Er sollte es wissen. Schließlich hat der ehemalige Manager von General Motors und Valeo nun mit seiner Industry Task Force einen tiefen Einblick in Produktion, Einkauf und Qualitätssicherung von Autobauern und Zulieferern.

Autoindustrie: Strukturelle Probleme

Doch was sind die Gründe für die wachsenden Qualitätsprobleme? Prof. Stefan Bratzel, Leiter des CAM-Instituts, sieht strukturelle Probleme in der Autoindustrie. So sei die technische Komplexität der Autos in den letzten zehn bis 15 Jahren enorm gestiegen. Die anspruchsvolle Technik führt zu mehr Fehlern. Komplexität macht hierüber hinaus die Prozesse in der Produktion komplex und schwerer zu handeln. Tibbe: „Keep it smart and simple oder Kaizen sind aus dem Fokus geraten.“ Die Zahl der Modelle und Modellvarianten scheint uferlos.

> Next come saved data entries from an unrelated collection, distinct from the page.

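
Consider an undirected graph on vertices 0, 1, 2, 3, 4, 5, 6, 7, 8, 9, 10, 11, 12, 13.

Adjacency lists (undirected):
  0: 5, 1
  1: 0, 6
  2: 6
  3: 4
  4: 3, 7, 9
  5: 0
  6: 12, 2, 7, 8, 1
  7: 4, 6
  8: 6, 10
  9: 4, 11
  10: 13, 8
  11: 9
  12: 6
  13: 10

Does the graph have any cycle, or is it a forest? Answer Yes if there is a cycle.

No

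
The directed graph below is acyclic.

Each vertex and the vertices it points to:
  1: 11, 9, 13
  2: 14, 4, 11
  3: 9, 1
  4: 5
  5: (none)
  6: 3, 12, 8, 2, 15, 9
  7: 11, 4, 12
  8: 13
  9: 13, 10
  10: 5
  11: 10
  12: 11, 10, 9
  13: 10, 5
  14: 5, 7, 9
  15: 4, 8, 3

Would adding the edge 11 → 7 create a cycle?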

Ein Beispiel: Laut Statistikdienstleister Statista hat VW 29 Modelle und 1.255 Modellvarianten im Port­folio. Während deren Zahl in den letzten Jahren immer weiter anschwoll, haben sich die Entwicklungszeiten der Ingenieure verkürzt. Gleichzeitig haben die OEMs den Headcount in den Entwicklungs- und Planungsabteilungen nicht entsprechend angepasst. „Das ist für mich ein ganz entscheidender Punkt“, sagt Tibbe.

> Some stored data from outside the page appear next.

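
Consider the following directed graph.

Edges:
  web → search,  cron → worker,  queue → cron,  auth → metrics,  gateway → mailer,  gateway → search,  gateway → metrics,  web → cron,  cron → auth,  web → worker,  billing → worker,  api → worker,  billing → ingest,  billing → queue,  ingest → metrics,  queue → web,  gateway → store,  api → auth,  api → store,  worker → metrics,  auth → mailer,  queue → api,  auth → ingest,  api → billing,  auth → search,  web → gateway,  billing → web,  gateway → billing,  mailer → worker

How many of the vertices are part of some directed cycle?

5

A vertex is on a directed cycle iff it belongs to a strongly connected component of size ≥ 2 (or has a self-loop).
The vertices on cycles are {api, web, queue, billing, gateway} — 5 in total.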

Video: Rückrufe - Warum Autos trotz Mängel auf der Straße bleiben

So haben OEMs und Zulieferer ihre Qualitätssysteme nicht an die Geschwindigkeit angepasst, die von der Produktentwicklung vorgegeben wurde. Als Grund für die Zunahme der Entwicklungsgeschwindigkeit führt CAM-Leiter Bratzel die gestiegene Wettbewerbsintensität an. Deshalb bringen die Hersteller in immer kürzerer Zeit neue Modelle respektive Derivate auf den Markt. „Der hohe Zeitdruck in der Produktentwicklung wirkt sich jedoch negativ auf die Qualitätssicherung aus“, so Bratzel.

 

Um möglichst schnell die neuen Modelle auf den Markt zu bringen, haben die Autobauer zudem erhebliche Teile der Wertschöpfung auf die Automobilzulieferer übertragen. Deren Wertschöpfungsanteil ist mittlerweile auf rund 75 Prozent gestiegen. Das Problem dabei: Mit dieser Verlagerung steigen die Anforderungen an das unternehmensübergreifende Qualtitätsmanagement.

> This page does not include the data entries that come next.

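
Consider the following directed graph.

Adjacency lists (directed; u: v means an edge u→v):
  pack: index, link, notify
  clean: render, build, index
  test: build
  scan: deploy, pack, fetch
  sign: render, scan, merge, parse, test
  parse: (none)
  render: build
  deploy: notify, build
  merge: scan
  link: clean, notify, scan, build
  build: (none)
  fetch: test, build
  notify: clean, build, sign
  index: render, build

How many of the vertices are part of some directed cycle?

7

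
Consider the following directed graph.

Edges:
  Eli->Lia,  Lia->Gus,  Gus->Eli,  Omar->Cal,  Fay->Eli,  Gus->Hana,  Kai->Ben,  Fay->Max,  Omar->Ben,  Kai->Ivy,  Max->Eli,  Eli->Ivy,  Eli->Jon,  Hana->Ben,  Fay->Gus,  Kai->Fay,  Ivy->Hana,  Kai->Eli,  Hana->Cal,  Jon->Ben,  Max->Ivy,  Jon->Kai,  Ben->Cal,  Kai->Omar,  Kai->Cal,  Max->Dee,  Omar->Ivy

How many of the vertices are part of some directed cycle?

A vertex is on a directed cycle iff it belongs to a strongly connected component of size ≥ 2 (or has a self-loop).
The vertices on cycles are {Eli, Fay, Gus, Jon, Kai, Lia, Max} — 7 in total.

7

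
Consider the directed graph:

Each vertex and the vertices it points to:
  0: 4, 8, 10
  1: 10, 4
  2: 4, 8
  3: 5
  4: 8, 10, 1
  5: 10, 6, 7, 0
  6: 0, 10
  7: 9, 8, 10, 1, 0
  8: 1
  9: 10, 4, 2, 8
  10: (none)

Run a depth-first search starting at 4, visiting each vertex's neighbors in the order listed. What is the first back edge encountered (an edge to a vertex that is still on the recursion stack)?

DFS from 4 (visiting each vertex's neighbors in the order listed); mark gray on enter, black on exit:
4 gray
  8 gray
    1 gray
      10 gray
      10 black
      1→4: 4 is gray → back edge
First back edge: 1 → 4.

1→4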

Die OEMs müssen nicht nur die zugelieferten Teile einschätzen. Sie müssen meist auch die Qualität der international verteilten Produktionsanlagen ihrer Zulieferer prüfen und durch Prozesse absichern. Tibbe kommentiert: „Ein OEM kann sich für die Qualität eines Bauteils, das von einem Systemlieferanten kommt, der wiederum drei  bis vier eigene Zulieferer hat, nicht mehr verbürgen.“ Die Qualitätssysteme seien nicht durchgängig, müssten es aber sein.

Kostendruck als Gefahr?

Das Problem: Die Autobauer wollen trotz der Installation von Systemanbietern noch immer die Kontrolle über die gesamte Wertschöpfungskette ausüben – bis hin zu den Preisverhandlungen mit den Lieferanten der Lieferanten. Tibbe: „Auf der einen Seite sagen die Autobauer ‚Wir wollen Erleichterung‘, andererseits wollen sie trotzdem immer noch Einfluss nehmen auf Dinge, die sie eigentlich wegdelegiert haben.“ Das Qualitätssystem spiegele das aber nicht wider. Und das führe zu großen Konflikten.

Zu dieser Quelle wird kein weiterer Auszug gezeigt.